In 2004, just a few weeks after I married my husband, who is an engineer and serves as a major in the Australian Army, he was called to go to Indonesia to assist in humanitarian service in the wake of the Boxing Day tsunami. My dominant memory from that time was having to rush home from the Air Force base they were leaving from to find his textbook from his studies on how to rebuild roads in disaster zones and get together a few pieces of his webbing which were missing—the over-uniform belt that they wear to carry all the accoutrements that a soldier needs on duty—because they left at very short notice.

Today I am a much more robust person, able to handle things much better, but at the time I was just married, I had just moved to Darwin, I was totally alone in the city and I knew no-one. A profound change occurred in me at that time. Bernard was gone to a dangerous place, and while he was clearing up dead bodies from the mud after the tsunami destruction and restoring drinking water to the Indonesian people, I was totally alone. It struck me that because of the timing of the tsunami, there were families like mine all over Darwin who, in many cases, were posting into that city over Christmas without a husband or a dad around to help. Bernard’s unit, being the engineers, is all male.

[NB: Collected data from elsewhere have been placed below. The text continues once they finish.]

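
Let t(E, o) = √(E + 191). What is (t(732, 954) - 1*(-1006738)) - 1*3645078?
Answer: -2638340 + √923 ≈ -2.6383e+6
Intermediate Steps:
t(E, o) = √(191 + E)
(t(732, 954) - 1*(-1006738)) - 1*3645078 = (√(191 + 732) - 1*(-1006738)) - 1*3645078 = (√923 + 1006738) - 3645078 = (1006738 + √923) - 3645078 = -2638340 + √923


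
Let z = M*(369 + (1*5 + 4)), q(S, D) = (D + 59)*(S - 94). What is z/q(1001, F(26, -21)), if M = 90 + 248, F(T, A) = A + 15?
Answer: 127764/48071 ≈ 2.6578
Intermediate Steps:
F(T, A) = 15 + A
M = 338
q(S, D) = (-94 + S)*(59 + D) (q(S, D) = (59 + D)*(-94 + S) = (-94 + S)*(59 + D))
z = 127764 (z = 338*(369 + (1*5 + 4)) = 338*(369 + (5 + 4)) = 338*(369 + 9) = 338*378 = 127764)
z/q(1001, F(26, -21)) = 127764/(-5546 - 94*(15 - 21) + 59*1001 + (15 - 21)*1001) = 127764/(-5546 - 94*(-6) + 59059 - 6*1001) = 127764/(-5546 + 564 + 59059 - 6006) = 127764/48071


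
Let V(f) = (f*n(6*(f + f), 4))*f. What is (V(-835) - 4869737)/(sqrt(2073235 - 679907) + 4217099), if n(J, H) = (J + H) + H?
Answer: -29458487867986263/17783922582473 + 27941945748*sqrt(87083)/17783922582473 ≈ -1656.0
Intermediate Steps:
n(J, H) = J + 2*H (n(J, H) = (H + J) + H = J + 2*H)
V(f) = f**2*(8 + 12*f) (V(f) = (f*(6*(f + f) + 2*4))*f = (f*(6*(2*f) + 8))*f = (f*(12*f + 8))*f = (f*(8 + 12*f))*f = f**2*(8 + 12*f))
(V(-835) - 4869737)/(sqrt(2073235 - 679907) + 4217099) = ((-835)**2*(8 + 12*(-835)) - 4869737)/(sqrt(2073235 - 679907) + 4217099) = (697225*(8 - 10020) - 4869737)/(sqrt(1393328) + 4217099) = (697225*(-10012) - 4869737)/(4*sqrt(87083) + 4217099) = (-6980616700 - 4869737)/(4217099 + 4*sqrt(87083)) = -6985486437/(4217099 + 4*sqrt(87083))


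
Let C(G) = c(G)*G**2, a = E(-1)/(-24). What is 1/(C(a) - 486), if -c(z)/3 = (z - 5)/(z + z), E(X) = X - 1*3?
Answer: -24/11635 ≈ -0.0020627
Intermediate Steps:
E(X) = -3 + X (E(X) = X - 3 = -3 + X)
a = 1/6 (a = (-3 - 1)/(-24) = -4*(-1/24) = 1/6 ≈ 0.16667)
c(z) = -3*(-5 + z)/(2*z) (c(z) = -3*(z - 5)/(z + z) = -3*(-5 + z)/(2*z))
C(G) = 3*G*(5 - G)/2 (C(G) = (3*(5 - G)/(2*G))*G**2 = 3*G*(5 - G)/2)
1/(C(a) - 486) = 1/((3/2)*(1/6)*(5 - 1*1/6) - 486) = 1/((3/2)*(1/6)*(5 - 1/6) - 486) = 1/((3/2)*(1/6)*(29/6) - 486) = 1/(29/24 - 486) = 1/(-11635/24) = -24/11635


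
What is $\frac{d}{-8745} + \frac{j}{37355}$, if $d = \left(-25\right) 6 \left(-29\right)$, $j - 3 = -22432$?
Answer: $- \frac{23909057}{21777965} \approx -1.0979$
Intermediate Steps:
$j = -22429$ ($j = 3 - 22432 = -22429$)
$d = 4350$ ($d = \left(-150\right) \left(-29\right) = 4350$)
$\frac{d}{-8745} + \frac{j}{37355} = \frac{4350}{-8745} - \frac{22429}{37355} = 4350 \left(- \frac{1}{8745}\right) - \frac{22429}{37355} = - \frac{290}{583} - \frac{22429}{37355} = - \frac{23909057}{21777965}$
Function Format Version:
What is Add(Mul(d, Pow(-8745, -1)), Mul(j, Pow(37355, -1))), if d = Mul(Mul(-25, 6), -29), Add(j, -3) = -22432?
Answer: Rational(-23909057, 21777965) ≈ -1.0979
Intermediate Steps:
j = -22429 (j = Add(3, -22432) = -22429)
d = 4350 (d = Mul(-150, -29) = 4350)
Add(Mul(d, Pow(-8745, -1)), Mul(j, Pow(37355, -1))) = Add(Mul(4350, Pow(-8745, -1)), Mul(-22429, Pow(37355, -1))) = Add(Mul(4350, Rational(-1, 8745)), Mul(-22429, Rational(1, 37355))) = Add(Rational(-290, 583), Rational(-22429, 37355)) = Rational(-23909057, 21777965)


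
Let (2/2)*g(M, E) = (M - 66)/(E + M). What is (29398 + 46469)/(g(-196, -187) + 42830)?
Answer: 29057061/16404152 ≈ 1.7713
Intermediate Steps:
g(M, E) = (-66 + M)/(E + M) (g(M, E) = (M - 66)/(E + M) = (-66 + M)/(E + M))
(29398 + 46469)/(g(-196, -187) + 42830) = (29398 + 46469)/((-66 - 196)/(-187 - 196) + 42830) = 75867/(-262/(-383) + 42830) = 75867/(-1/383*(-262) + 42830) = 75867/(262/383 + 42830) = 75867/(16404152/383) = 75867*(383/16404152) = 29057061/16404152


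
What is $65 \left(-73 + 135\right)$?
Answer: $4030$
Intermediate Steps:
$65 \left(-73 + 135\right) = 65 \cdot 62 = 4030$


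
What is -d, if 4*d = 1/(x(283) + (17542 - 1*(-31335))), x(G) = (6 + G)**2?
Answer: -1/529592 ≈ -1.8882e-6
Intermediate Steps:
d = 1/529592 (d = 1/(4*((6 + 283)**2 + (17542 - 1*(-31335)))) = 1/(4*(289**2 + (17542 + 31335))) = 1/(4*(83521 + 48877)) = (1/4)/132398 = (1/4)*(1/132398) = 1/529592 ≈ 1.8882e-6)
-d = -1*1/529592 = -1/529592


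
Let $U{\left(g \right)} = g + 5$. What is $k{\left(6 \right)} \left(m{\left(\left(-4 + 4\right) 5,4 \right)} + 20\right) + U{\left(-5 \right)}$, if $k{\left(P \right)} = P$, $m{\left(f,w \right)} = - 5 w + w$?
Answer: $24$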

I went to the Army headquarters where he was working from, and I asked for a phone and a list of the families who were posting in. I went through that list, and we rang every woman, every wife, every partner and every girlfriend. We spoke to them and made sure that they were okay.

As Australia Day approached and the guys were still all overseas, we had a barbecue. We had a barbecue on that day because I was very aware that those families would not have their dads on that day. We still did not know how long that deployment would be. I am really proud of what the military does to support the families of Defence Force personnel and what we achieved together on that day. It might seem like a small thing, but when your husband or partner has just disappeared off to a difficult zone, that is the kind of help you need.

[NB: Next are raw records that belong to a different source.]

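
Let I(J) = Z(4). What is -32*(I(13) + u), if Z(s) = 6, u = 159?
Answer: -5280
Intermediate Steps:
I(J) = 6
-32*(I(13) + u) = -32*(6 + 159) = -32*165 = -5280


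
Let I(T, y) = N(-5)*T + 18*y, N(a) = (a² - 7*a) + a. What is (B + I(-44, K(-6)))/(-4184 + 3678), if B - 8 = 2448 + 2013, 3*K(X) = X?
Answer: -183/46 ≈ -3.9783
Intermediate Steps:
N(a) = a² - 6*a
K(X) = X/3
B = 4469 (B = 8 + (2448 + 2013) = 8 + 4461 = 4469)
I(T, y) = 18*y + 55*T (I(T, y) = (-5*(-6 - 5))*T + 18*y = (-5*(-11))*T + 18*y = 55*T + 18*y = 18*y + 55*T)
(B + I(-44, K(-6)))/(-4184 + 3678) = (4469 + (18*((⅓)*(-6)) + 55*(-44)))/(-4184 + 3678) = (4469 + (18*(-2) - 2420))/(-506) = (4469 + (-36 - 2420))*(-1/506) = (4469 - 2456)*(-1/506) = 2013*(-1/506) = -183/46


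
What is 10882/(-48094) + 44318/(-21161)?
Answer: -1180851947/508858567 ≈ -2.3206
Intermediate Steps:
10882/(-48094) + 44318/(-21161) = 10882*(-1/48094) + 44318*(-1/21161) = -5441/24047 - 44318/21161 = -1180851947/508858567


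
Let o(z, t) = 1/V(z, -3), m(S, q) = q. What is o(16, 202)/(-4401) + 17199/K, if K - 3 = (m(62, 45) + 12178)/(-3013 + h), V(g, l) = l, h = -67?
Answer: -699401459777/39384549 ≈ -17758.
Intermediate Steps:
o(z, t) = -⅓ (o(z, t) = 1/(-3) = -⅓)
K = -2983/3080 (K = 3 + (45 + 12178)/(-3013 - 67) = 3 + 12223/(-3080) = 3 + 12223*(-1/3080) = 3 - 12223/3080 = -2983/3080 ≈ -0.96851)
o(16, 202)/(-4401) + 17199/K = -⅓/(-4401) + 17199/(-2983/3080) = -⅓*(-1/4401) + 17199*(-3080/2983) = 1/13203 - 52972920/2983 = -699401459777/39384549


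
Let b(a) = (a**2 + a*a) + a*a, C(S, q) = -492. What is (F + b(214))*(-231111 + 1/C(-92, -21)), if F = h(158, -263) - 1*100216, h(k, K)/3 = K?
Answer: -4136987700779/492 ≈ -8.4085e+9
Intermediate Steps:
b(a) = 3*a**2 (b(a) = (a**2 + a**2) + a**2 = 2*a**2 + a**2 = 3*a**2)
h(k, K) = 3*K
F = -101005 (F = 3*(-263) - 1*100216 = -789 - 100216 = -101005)
(F + b(214))*(-231111 + 1/C(-92, -21)) = (-101005 + 3*214**2)*(-231111 + 1/(-492)) = (-101005 + 3*45796)*(-231111 - 1/492) = (-101005 + 137388)*(-113706613/492) = 36383*(-113706613/492) = -4136987700779/492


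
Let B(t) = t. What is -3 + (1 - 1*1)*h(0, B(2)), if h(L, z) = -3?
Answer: -3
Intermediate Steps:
-3 + (1 - 1*1)*h(0, B(2)) = -3 + (1 - 1*1)*(-3) = -3 + (1 - 1)*(-3) = -3 + 0*(-3) = -3 + 0 = -3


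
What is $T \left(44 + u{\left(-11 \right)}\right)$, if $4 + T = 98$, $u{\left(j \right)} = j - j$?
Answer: $4136$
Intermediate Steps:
$u{\left(j \right)} = 0$
$T = 94$ ($T = -4 + 98 = 94$)
$T \left(44 + u{\left(-11 \right)}\right) = 94 \left(44 + 0\right) = 94 \cdot 44 = 4136$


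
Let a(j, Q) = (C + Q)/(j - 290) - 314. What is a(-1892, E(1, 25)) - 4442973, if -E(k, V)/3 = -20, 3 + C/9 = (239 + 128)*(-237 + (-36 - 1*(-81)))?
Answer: -9694618091/2182 ≈ -4.4430e+6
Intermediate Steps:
C = -634203 (C = -27 + 9*((239 + 128)*(-237 + (-36 - 1*(-81)))) = -27 + 9*(367*(-237 + (-36 + 81))) = -27 + 9*(367*(-237 + 45)) = -27 + 9*(367*(-192)) = -27 + 9*(-70464) = -27 - 634176 = -634203)
E(k, V) = 60 (E(k, V) = -3*(-20) = 60)
a(j, Q) = -314 + (-634203 + Q)/(-290 + j) (a(j, Q) = (-634203 + Q)/(j - 290) - 314 = (-634203 + Q)/(-290 + j) - 314 = -314 + (-634203 + Q)/(-290 + j))
a(-1892, E(1, 25)) - 4442973 = (-543143 + 60 - 314*(-1892))/(-290 - 1892) - 4442973 = (-543143 + 60 + 594088)/(-2182) - 4442973 = -1/2182*51005 - 4442973 = -51005/2182 - 4442973 = -9694618091/2182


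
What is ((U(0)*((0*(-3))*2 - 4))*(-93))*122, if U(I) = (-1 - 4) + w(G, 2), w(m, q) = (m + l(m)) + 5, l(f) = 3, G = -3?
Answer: 0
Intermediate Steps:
w(m, q) = 8 + m (w(m, q) = (m + 3) + 5 = (3 + m) + 5 = 8 + m)
U(I) = 0 (U(I) = (-1 - 4) + (8 - 3) = -5 + 5 = 0)
((U(0)*((0*(-3))*2 - 4))*(-93))*122 = ((0*((0*(-3))*2 - 4))*(-93))*122 = ((0*(0*2 - 4))*(-93))*122 = ((0*(0 - 4))*(-93))*122 = ((0*(-4))*(-93))*122 = (0*(-93))*122 = 0*122 = 0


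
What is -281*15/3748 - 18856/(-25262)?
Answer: -17903521/47340988 ≈ -0.37818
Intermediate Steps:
-281*15/3748 - 18856/(-25262) = -4215*1/3748 - 18856*(-1/25262) = -4215/3748 + 9428/12631 = -17903521/47340988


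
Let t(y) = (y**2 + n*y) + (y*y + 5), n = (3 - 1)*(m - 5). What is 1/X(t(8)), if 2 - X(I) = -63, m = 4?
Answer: 1/65 ≈ 0.015385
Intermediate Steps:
n = -2 (n = (3 - 1)*(4 - 5) = 2*(-1) = -2)
t(y) = 5 - 2*y + 2*y**2 (t(y) = (y**2 - 2*y) + (y*y + 5) = (y**2 - 2*y) + (y**2 + 5) = (y**2 - 2*y) + (5 + y**2) = 5 - 2*y + 2*y**2)
X(I) = 65 (X(I) = 2 - 1*(-63) = 2 + 63 = 65)
1/X(t(8)) = 1/65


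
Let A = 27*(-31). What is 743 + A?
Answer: -94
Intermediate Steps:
A = -837
743 + A = 743 - 837 = -94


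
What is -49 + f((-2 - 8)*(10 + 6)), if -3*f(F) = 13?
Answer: -160/3 ≈ -53.333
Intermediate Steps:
f(F) = -13/3 (f(F) = -1/3*13 = -13/3)
-49 + f((-2 - 8)*(10 + 6)) = -49 - 13/3 = -160/3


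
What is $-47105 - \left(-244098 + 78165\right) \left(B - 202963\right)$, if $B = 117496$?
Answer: $-14181842816$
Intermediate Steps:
$-47105 - \left(-244098 + 78165\right) \left(B - 202963\right) = -47105 - \left(-244098 + 78165\right) \left(117496 - 202963\right) = -47105 - \left(-165933\right) \left(-85467\right) = -47105 - 14181795711 = -14181842816$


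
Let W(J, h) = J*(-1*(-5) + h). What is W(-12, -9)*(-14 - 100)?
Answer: -5472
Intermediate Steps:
W(J, h) = J*(5 + h)
W(-12, -9)*(-14 - 100) = (-12*(5 - 9))*(-14 - 100) = -12*(-4)*(-114) = 48*(-114) = -5472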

In 2008 my husband went to Iraq to serve in the Australian Army headquarters at Baghdad airport for seven long months. I was standing as a first-time candidate at the time, and I have to say I was always grateful to be really busy doing something I loved while he was gone. We had two small children at the time, and the person who kept our whole lives together was my mother-in-law, the wonderful Crystal Austin, who dropped everything to come and stay with us and to help with the little boys while Bernard and I served our communities in different capacities. Every time there was an injury or a death of an Australian soldier, my heart would stop and I would quietly melt down, telling myself that it was okay, holding my breath until the name was released and I would know that it was not him.